I believe it's now usually a combination of multiple sources (e.g. ground-based navaids like VORs and DMEs, GNSSs/GPS, and INS to reject most spoofed signals or in case everything else fails).
But, as it always was, it is regularly corrected with GNSS or navaid corrections. As far as I know most airliners still don't automatically enter corrections for INS and require manual input (basically retyping of GNSS data from a screen into a keypad) to put human into the loop which can verify if GNSS is being spoofed.

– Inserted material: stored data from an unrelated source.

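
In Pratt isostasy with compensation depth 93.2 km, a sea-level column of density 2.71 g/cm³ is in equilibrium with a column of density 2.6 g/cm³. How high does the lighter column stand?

3.94 km

ρ_ref D = ρ (D + h) → h = D (ρ_ref − ρ)/ρ.
h = 93.2 km × (2.71 − 2.6)/2.6 = 3.94 km.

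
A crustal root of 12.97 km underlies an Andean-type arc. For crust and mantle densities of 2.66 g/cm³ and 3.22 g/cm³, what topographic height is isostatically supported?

2.73 km

For local isostatic compensation: ρ_c h = (ρ_m − ρ_c) r.
h = r (ρ_m − ρ_c) / ρ_c = 12.97 km × (3.22 − 2.66) / 2.66 = 2.73 km.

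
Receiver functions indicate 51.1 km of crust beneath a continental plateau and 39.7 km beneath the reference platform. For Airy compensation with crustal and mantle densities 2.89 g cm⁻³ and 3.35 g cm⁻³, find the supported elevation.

1.57 km

Excess crust Δ = 51.1 km − 39.7 km = 11.4 km, split between elevation h and root r with h + r = Δ.
Airy balance ρ_c h = (ρ_m − ρ_c) r gives r = h ρ_c/(ρ_m − ρ_c), so h (1 + ρ_c/(ρ_m − ρ_c)) = Δ, i.e. h = Δ (ρ_m − ρ_c)/ρ_m.
h = 11.4 km × 0.46/3.35 = 1.57 km.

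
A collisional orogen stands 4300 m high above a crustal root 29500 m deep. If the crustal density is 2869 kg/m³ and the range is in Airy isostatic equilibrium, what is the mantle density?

3290 kg/m³

Airy balance: ρ_c h = (ρ_m − ρ_c) r → ρ_m = ρ_c (1 + h/r).
ρ_m = 2869 × (1 + 4300 m/29500 m) = 3290 kg/m³.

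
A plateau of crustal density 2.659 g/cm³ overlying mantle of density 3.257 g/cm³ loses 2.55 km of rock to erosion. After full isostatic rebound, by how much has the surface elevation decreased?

0.468 km

Rebound u = e ρ_c/ρ_m = 2.55 km × 2.659/3.257 = 2.082 km.
Net surface drop = e − u = 2.55 km − 2.082 km = e (ρ_m − ρ_c)/ρ_m = 0.468 km.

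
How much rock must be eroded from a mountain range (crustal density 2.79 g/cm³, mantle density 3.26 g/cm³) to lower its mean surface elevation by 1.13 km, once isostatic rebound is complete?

Net drop Δ = e − u = e − e ρ_c/ρ_m = e (ρ_m − ρ_c)/ρ_m.
e = Δ ρ_m/(ρ_m − ρ_c) = 1.13 km × 3.26/0.47 = 7.84 km.

7.84 km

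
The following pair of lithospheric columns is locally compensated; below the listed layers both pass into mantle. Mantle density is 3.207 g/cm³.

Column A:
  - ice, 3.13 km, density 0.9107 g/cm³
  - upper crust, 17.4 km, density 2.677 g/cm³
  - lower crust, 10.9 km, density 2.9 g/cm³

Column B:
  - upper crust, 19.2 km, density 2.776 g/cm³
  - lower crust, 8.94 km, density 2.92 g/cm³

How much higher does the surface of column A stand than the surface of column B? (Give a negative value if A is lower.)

For any compensation level in the mantle, the mantle terms cancel and isostasy reduces to e = (Σt_A − Σt_B) − (Σ(ρt)_A − Σ(ρt)_B) / ρ_m.
Σt_A = 31.43 km; Σt_B = 28.14 km; Σ(ρt)_A = 81.040291; Σ(ρt)_B = 79.404 (in km·g/cm³).
e = (31.43 − 28.14) − (81.040291 − 79.404) / 3.207 = 2.78 km.

2.78 km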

The pilots can alternatively do the correction using VOR/DME navaids or even their eyes if they feel like it.
As far as I know, it's becoming much more common to have INS with ability to automatically correct drift from GNSS in smaller planes (and I'm sure that will make it to airliners sooner than later).
However the autopilots inner loop and Flight Direction Indicator (artificial horizon) are going to be driven almost entirely by INS. This is because GPS positions can't update fast enough, are noisy, and don't provide velocity, acceleration, or orientation (outside of even slower position integration). Also those systems are not particularly involved in where the aircraft is, rather they care about where it is going.

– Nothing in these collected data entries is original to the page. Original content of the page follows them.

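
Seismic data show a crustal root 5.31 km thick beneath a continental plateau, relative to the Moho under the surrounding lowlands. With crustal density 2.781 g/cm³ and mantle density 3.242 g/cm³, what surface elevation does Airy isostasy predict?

0.88 km

By Archimedes' principle applied to the lithosphere: ρ_c h = (ρ_m − ρ_c) r.
h = r (ρ_m − ρ_c) / ρ_c = 5.31 km × (3.242 − 2.781) / 2.781 = 0.88 km.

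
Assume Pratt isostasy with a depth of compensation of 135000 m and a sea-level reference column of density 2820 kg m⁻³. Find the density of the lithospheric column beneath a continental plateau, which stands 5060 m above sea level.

Pratt balance: ρ_ref D = ρ (D + h).
ρ = ρ_ref D/(D + h) = 2820 × 135000 m/(135000 m + 5060 m) = 2720 kg m⁻³.

2720 kg m⁻³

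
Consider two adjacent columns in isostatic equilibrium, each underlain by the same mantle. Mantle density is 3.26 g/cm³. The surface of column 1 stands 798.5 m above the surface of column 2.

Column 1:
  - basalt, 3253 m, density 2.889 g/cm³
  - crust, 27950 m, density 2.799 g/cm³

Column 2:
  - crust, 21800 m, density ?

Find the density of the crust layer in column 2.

Take the compensation level at the base of the deeper column (depth z_c below the surface of column 1) and equate Σ ρ_i t_i down to z_c; mantle fills any gap and the z_c terms cancel.
Column 1: 3253×2.889 + 27950×2.799 + (z_c − 31203)×3.26
Column 2: 798.5×0 + 21800×ρ + (z_c − 798.5 − 21800)×3.26
The z_c×3.26 term appears on both sides and cancels. Collect the known terms of each column as K = Σ(ρt)_known − 3.26 × (depth of known layers): K_1 = 87629.967 − 3.26×31203 = −14091.813; K_2 = 0 − 3.26×(798.5 + 21800) = −73671.11.
Balance: K_1 = K_2 + 21800×ρ, so ρ = (K_1 − K_2)/21800 = 59579.3/21800 = 2.73 g/cm³.

2.73 g/cm³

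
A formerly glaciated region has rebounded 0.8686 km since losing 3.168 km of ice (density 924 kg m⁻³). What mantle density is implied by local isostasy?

ρ_m = ρ_ice t / u = 924 × 3.168 km/0.8686 km = 3370 kg m⁻³.

3370 kg m⁻³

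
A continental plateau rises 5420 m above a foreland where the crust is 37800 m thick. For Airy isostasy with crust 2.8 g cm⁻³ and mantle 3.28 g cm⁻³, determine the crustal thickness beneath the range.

Root depth r = h ρ_c / (ρ_m − ρ_c) = 5420 m × 2.8 / 0.48 = 31620 m.
Total thickness = T + h + r = 37800 m + 5420 m + 31620 m = 74800 m.

74800 m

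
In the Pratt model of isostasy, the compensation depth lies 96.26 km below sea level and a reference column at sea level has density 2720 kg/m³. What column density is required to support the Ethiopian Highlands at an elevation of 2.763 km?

Pratt balance: ρ_ref D = ρ (D + h).
ρ = ρ_ref D/(D + h) = 2720 × 96.26 km/(96.26 km + 2.763 km) = 2640 kg/m³.

2640 kg/m³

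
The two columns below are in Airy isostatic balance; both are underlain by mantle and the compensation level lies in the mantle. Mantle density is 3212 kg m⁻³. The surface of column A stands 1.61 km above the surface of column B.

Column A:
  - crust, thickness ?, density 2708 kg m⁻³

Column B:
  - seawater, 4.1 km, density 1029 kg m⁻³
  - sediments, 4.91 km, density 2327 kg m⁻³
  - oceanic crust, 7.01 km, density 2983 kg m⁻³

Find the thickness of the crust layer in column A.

39.8 km

Take the compensation level at the base of the deeper column (depth z_c below the surface of column A) and equate Σ ρ_i t_i down to z_c; mantle fills any gap and the z_c terms cancel.
Column A: x×2708 + (z_c − 0 − x)×3212
Column B: 1.61×0 + 4.1×1029 + 4.91×2327 + 7.01×2983 + (z_c − 1.61 − 16.02)×3212
The z_c×3212 term appears on both sides and cancels. Collect the known terms of each column as K = Σ(ρt)_known − 3212 × (depth of known layers): K_A = 0 − 3212×0 = 0; K_B = 36555.3 − 3212×(1.61 + 16.02) = −20072.26.
Balance: K_A − x×(3212 − 2708) = K_B, so x = (K_A − K_B)/(3212 − 2708) = 20072.3/504 = 39.8 km.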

I haven't looked into what the requirements of ADSB position information is, I don't suspect that they mandate GNSS but they may mandate a degree of accuracy. From an ATC perspective within crowded airspaces ADSB would be augmented by primary surveillance radar to prevent mishaps, spoofing, and errors.

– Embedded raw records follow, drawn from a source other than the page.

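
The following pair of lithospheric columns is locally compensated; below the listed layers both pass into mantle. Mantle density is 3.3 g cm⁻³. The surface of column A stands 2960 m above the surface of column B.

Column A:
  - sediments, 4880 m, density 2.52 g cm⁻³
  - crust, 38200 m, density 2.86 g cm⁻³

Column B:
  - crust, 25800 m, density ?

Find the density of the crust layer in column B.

Take the compensation level at the base of the deeper column (depth z_c below the surface of column A) and equate Σ ρ_i t_i down to z_c; mantle fills any gap and the z_c terms cancel.
Column A: 4880×2.52 + 38200×2.86 + (z_c − 43080)×3.3
Column B: 2960×0 + 25800×ρ + (z_c − 2960 − 25800)×3.3
The z_c×3.3 term appears on both sides and cancels. Collect the known terms of each column as K = Σ(ρt)_known − 3.3 × (depth of known layers): K_A = 121549.6 − 3.3×43080 = −20614.4; K_B = 0 − 3.3×(2960 + 25800) = −94908.
Balance: K_A = K_B + 25800×ρ, so ρ = (K_A − K_B)/25800 = 74293.6/25800 = 2.88 g cm⁻³.

2.88 g cm⁻³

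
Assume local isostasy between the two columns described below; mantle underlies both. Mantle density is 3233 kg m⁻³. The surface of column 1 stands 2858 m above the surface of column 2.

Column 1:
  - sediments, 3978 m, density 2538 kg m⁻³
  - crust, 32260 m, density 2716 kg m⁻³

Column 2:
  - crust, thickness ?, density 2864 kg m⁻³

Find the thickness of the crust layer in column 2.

Take the compensation level at the base of the deeper column (depth z_c below the surface of column 1) and equate Σ ρ_i t_i down to z_c; mantle fills any gap and the z_c terms cancel.
Column 1: 3978×2538 + 32260×2716 + (z_c − 36238)×3233
Column 2: 2858×0 + x×2864 + (z_c − 2858 − 0 − x)×3233
The z_c×3233 term appears on both sides and cancels. Collect the known terms of each column as K = Σ(ρt)_known − 3233 × (depth of known layers): K_1 = 97714324 − 3233×36238 = −19443130; K_2 = 0 − 3233×(2858 + 0) = −9239914.
Balance: K_1 = K_2 − x×(3233 − 2864), so x = (K_2 − K_1)/(3233 − 2864) = 10203200/369 = 27700 m.

27700 m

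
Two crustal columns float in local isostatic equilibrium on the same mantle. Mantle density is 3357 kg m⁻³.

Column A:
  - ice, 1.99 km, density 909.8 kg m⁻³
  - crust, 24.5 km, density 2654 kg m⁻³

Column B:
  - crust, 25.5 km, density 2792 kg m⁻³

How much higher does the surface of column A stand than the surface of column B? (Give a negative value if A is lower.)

For any compensation level in the mantle, the mantle terms cancel and isostasy reduces to e = (Σt_A − Σt_B) − (Σ(ρt)_A − Σ(ρt)_B) / ρ_m.
Σt_A = 26.49 km; Σt_B = 25.5 km; Σ(ρt)_A = 66833.502; Σ(ρt)_B = 71196 (in km·kg m⁻³).
e = (26.49 − 25.5) − (66833.502 − 71196) / 3357 = 2.29 km.

2.29 km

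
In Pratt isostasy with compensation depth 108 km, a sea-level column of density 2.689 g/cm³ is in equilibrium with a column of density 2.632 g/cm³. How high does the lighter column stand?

2.34 km

ρ_ref D = ρ (D + h) → h = D (ρ_ref − ρ)/ρ.
h = 108 km × (2.689 − 2.632)/2.632 = 2.34 km.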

For what it's worth my day job is aircraft avionics, navigation equipment is pretty much daily for me.
Ps. Hi HN, Reddit refugee and my first post here.
---
I suspect much or all of the data boradcast is GPS derived. Would be nice to have some hard data there.
For almost all general aviation aircraft in the USA the data source for ADS-B Out is GPS. All the GA STCs I've seen are GPS only position sources. Many modern GA aircraft will have AHRS but not a full INS, and so INS is not an option for them. Even on larger business jets that may have INS with GPS integration I am not clear any actually use it to drive ADS-B Out, the few installations I've looked at were all GPS.
Boeing was an early advocate for GNSS alone driving ADS-B Out. I think their argument was simplicity, everybody has the same data, and not dependent on erroneous INS or INS settings. I'm not sure what they ended up doing with all their actual installations. If the intent is to send more exotic data such as roll-angle they'll need some INS or at least AHRS integration, but there is no requirement to broadcast that data. The few early third party STCs I saw for ADS-B Out installations in Boeing aircraft only used GPS data sources.